Ted Baker has relocated its Bluewater store to a larger site that features a one-off store concept based on a fictional Kent village called Tedbury.
The new store, which is almost double the size of its previous Bluewater space, opened on November 11. The concept will not be replicated elsewhere but is part of a strategy to keep stores “unique”, according to the premium lifestyle retailer’s founder Ray Kelvin .
He said: “At Ted Baker we don’t do anything twice. This is the first and only store where people will be able to see this concept.

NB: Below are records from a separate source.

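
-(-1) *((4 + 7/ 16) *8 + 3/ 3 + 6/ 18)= 221/ 6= 36.83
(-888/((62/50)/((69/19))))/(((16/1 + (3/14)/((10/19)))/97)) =-20801844000/1352933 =-15375.37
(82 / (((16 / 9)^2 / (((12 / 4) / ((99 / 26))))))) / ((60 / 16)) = 4797 / 880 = 5.45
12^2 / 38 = 3.79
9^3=729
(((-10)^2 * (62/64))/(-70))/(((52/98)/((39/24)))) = -1085/256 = -4.24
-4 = -4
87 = 87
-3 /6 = -0.50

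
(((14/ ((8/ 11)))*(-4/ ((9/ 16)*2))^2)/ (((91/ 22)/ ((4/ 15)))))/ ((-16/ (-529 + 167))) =5606656/ 15795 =354.96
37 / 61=0.61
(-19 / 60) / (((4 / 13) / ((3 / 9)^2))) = -247 / 2160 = -0.11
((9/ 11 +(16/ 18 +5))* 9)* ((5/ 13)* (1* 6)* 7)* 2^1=278880/ 143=1950.21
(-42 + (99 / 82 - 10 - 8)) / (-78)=1607 / 2132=0.75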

We want all our stores to be unique and to offer customers a different experience, so no two stores will ever be the same.”
The 7,000 sq ft store is split into four different village ‘shops’, or zones, including a country pub, an old apothecary, a butchers and a tea and cake shop.

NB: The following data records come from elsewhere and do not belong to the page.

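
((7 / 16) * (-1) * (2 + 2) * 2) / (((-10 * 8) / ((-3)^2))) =63 / 160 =0.39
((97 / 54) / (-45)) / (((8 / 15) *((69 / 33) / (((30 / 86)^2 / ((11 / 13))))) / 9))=-31525 / 680432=-0.05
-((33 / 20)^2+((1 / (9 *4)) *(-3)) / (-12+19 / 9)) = -97221 / 35600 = -2.73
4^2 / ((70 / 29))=232 / 35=6.63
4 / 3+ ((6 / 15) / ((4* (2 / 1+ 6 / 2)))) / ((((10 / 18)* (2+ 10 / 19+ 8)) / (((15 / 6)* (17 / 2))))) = 168721 / 120000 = 1.41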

Each zone has been segmented to include a different part of the collection. “Each area is mixed with menswear and womenswear but the Endurance collection is in the pub and the mainline is in the butchers,” said Kelvin.
According to Kelvin, the decision to increase Ted Baker’s retail space was due to strong sales at Bluewater. He said: “We’ve had a store in Bluewater since it opened, which is almost 15 years ago, and have seen really good growth there. Our old store was simply too small and we couldn’t showcase the entire collection. Now we can.”
Ted Baker also plans to roll out in-store Wi-Fi by the end of the year. It is part of Ted Baker’s plans to link its online and offline strategies, which will also include in-store iPads and touch screens for customer ordering and click-and-collect.